Forensic imaging creates a bit-for-bit copy of a storage device without changing a single bit on the original. You analyze the image, never the original. This preserves the original in its unmodified state for chain of custody purposes. Write blockers are hardware or software devices that physically prevent any write commands from reaching the original disk during imaging. Without a write blocker, simply connecting the drive to a forensic workstation can modify timestamps or journal entries on the original.
Hash verification confirms the image is an exact copy. Calculate a SHA-256 hash of both the original and the image. Matching hashes prove the image is identical to the original. Document the hash values in the case file as part of the chain of custody record.

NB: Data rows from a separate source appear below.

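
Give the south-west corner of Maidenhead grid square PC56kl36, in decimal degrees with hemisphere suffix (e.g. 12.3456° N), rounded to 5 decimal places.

Field P=15, C=2: +15·20° lon, +2·10° lat → SW at lon 120°, lat -70°.
Square 5, 6: +5·2° lon, +6·1° lat → SW at lon 130°, lat -64°.
Subsquare k=10, l=11: +10·0.0833333° lon, +11·0.0416667° lat → SW at lon 130.833°, lat -63.5417°.
Extended square 3, 6: +3·0.00833333° lon, +6·0.00416667° lat → SW at lon 130.858°, lat -63.5167°.
latitude 63.51667° S, longitude 130.85833° E.

63.51667° S, 130.85833° E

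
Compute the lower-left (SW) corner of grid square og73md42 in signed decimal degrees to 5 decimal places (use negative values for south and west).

-26.86667, 115.03333

Field O=14, G=6: +14·20° lon, +6·10° lat → SW at lon 100°, lat -30°.
Square 7, 3: +7·2° lon, +3·1° lat → SW at lon 114°, lat -27°.
Subsquare m=12, d=3: +12·0.0833333° lon, +3·0.0416667° lat → SW at lon 115°, lat -26.875°.
Extended square 4, 2: +4·0.00833333° lon, +2·0.00416667° lat → SW at lon 115.033°, lat -26.8667°.
latitude -26.86667, longitude 115.03333.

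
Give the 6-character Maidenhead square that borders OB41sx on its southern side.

OB41sw

Latitude subsquare x = 23; −1 → 22 = w.
The longitude characters are unchanged.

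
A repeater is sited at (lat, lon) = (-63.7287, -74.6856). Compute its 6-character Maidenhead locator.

Shift to the Maidenhead origin (180°W, 90°S): lon 105.3144, lat 26.2713.
Field: lon ⌊105.3144/20⌋ = 5 → F; lat ⌊26.2713/10⌋ = 2 → C.
Square: lon ⌊5.3144/2⌋ = 2; lat ⌊6.2713/1⌋ = 6.
Subsquare: lon ⌊1.3144/0.0833333⌋ = 15 → p; lat ⌊0.2713/0.0416667⌋ = 6 → g.

FC26pg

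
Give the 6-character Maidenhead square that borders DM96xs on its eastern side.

Longitude subsquare x = 23; +1 → 24, wraps to 0 = a, carry into square.
Longitude square 9; +1 → 10, wraps to 0, carry into field.
Longitude field D = 3; +1 → 4 = E.
The latitude characters are unchanged.

EM06as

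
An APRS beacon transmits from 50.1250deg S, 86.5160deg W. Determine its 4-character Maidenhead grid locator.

ED69

Offset from 180°W / 90°S: lon 93.48°, lat 39.88°.
Field: lon ⌊93.48/20⌋ = 4 → E; lat ⌊39.88/10⌋ = 3 → D.
Square: lon ⌊13.48/2⌋ = 6; lat ⌊9.88/1⌋ = 9.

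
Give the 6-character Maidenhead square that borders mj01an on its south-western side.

Longitude subsquare a = 0; −1 → -1, wraps to 23 = x, carry into square.
Longitude square 0; −1 → -1, wraps to 9, carry into field.
Longitude field M = 12; −1 → 11 = L.
Latitude subsquare n = 13; −1 → 12 = m.

LJ91xm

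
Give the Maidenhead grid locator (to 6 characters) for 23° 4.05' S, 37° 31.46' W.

HG16fw

Add 180° to longitude and 90° to latitude: 142.4757, 66.9325.
Field (20°×10°, letters A–R): 142.4757/20 → 7 → H, 66.9325/10 → 6 → G; chars HG.
Square (2°×1°, digits 0–9): 2.4757/2 → 1, 6.9325/1 → 6; chars 16.
Subsquare (5′×2.5′, letters a–x): 0.4757/0.0833333 → 5 → f, 0.9325/0.0416667 → 22 → w; chars fw.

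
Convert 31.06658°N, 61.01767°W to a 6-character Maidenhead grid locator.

FM91lb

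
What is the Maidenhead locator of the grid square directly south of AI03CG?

Latitude subsquare g = 6; −1 → 5 = f.
The longitude characters are unchanged.

AI03cf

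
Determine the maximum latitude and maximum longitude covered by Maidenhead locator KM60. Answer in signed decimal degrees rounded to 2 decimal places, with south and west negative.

31.00, 34.00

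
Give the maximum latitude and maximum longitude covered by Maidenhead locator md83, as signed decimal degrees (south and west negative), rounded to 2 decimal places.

-56.00, 78.00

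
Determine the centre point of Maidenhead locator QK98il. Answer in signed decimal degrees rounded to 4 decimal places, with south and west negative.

18.4792, 158.7083

Field Q=16, K=10: +16·20° lon, +10·10° lat → SW at lon 140°, lat 10°.
Square 9, 8: +9·2° lon, +8·1° lat → SW at lon 158°, lat 18°.
Subsquare i=8, l=11: +8·0.0833333° lon, +11·0.0416667° lat → SW at lon 158.667°, lat 18.4583°.
Cell spans 0.0833333° lon × 0.0416667° lat. Centre is SW corner plus half of each.
latitude 18.4792, longitude 158.7083.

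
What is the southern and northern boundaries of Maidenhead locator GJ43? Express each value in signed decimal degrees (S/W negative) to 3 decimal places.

3.000, 4.000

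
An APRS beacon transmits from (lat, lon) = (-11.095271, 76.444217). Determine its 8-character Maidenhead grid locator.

Shift to the Maidenhead origin (180°W, 90°S): lon 256.44422, lat 78.90473.
Field: 256.44422/20 → 12 → M, 78.90473/10 → 7 → H; chars MH.
Square: 16.44422/2 → 8, 8.90473/1 → 8; chars 88.
Subsquare: 0.44422/0.0833333 → 5 → f, 0.90473/0.0416667 → 21 → v; chars fv.
Extended square: 0.02755/0.00833333 → 3, 0.02973/0.00416667 → 7; chars 37.

MH88fv37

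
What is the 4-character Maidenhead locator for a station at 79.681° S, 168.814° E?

Shift to the Maidenhead origin (180°W, 90°S): lon 348.81, lat 10.32.
Field: lon ⌊348.81/20⌋ = 17 → R; lat ⌊10.32/10⌋ = 1 → B.
Square: lon ⌊8.81/2⌋ = 4; lat ⌊0.32/1⌋ = 0.

RB40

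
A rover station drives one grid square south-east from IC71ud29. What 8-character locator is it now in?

IC71ud38

Longitude extended square 2; +1 → 3.
Latitude extended square 9; −1 → 8.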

How to choose the correct answer
Order of volatility from most to least: registers/CPU cache, RAM, network connections, disk, remote logs, backups. Always collect more volatile evidence first.
Write blocker: required before connecting any drive to prevent accidental modification of the original evidence.
Forensic image: bit-for-bit copy of original storage. Verify with matching hash values before and after imaging.
Chain of custody: document every hand the evidence passes through. A gap in documentation can make evidence inadmissible.
Live forensics: capturing evidence from a running system while it is still powered on, to preserve volatile data before shutdown.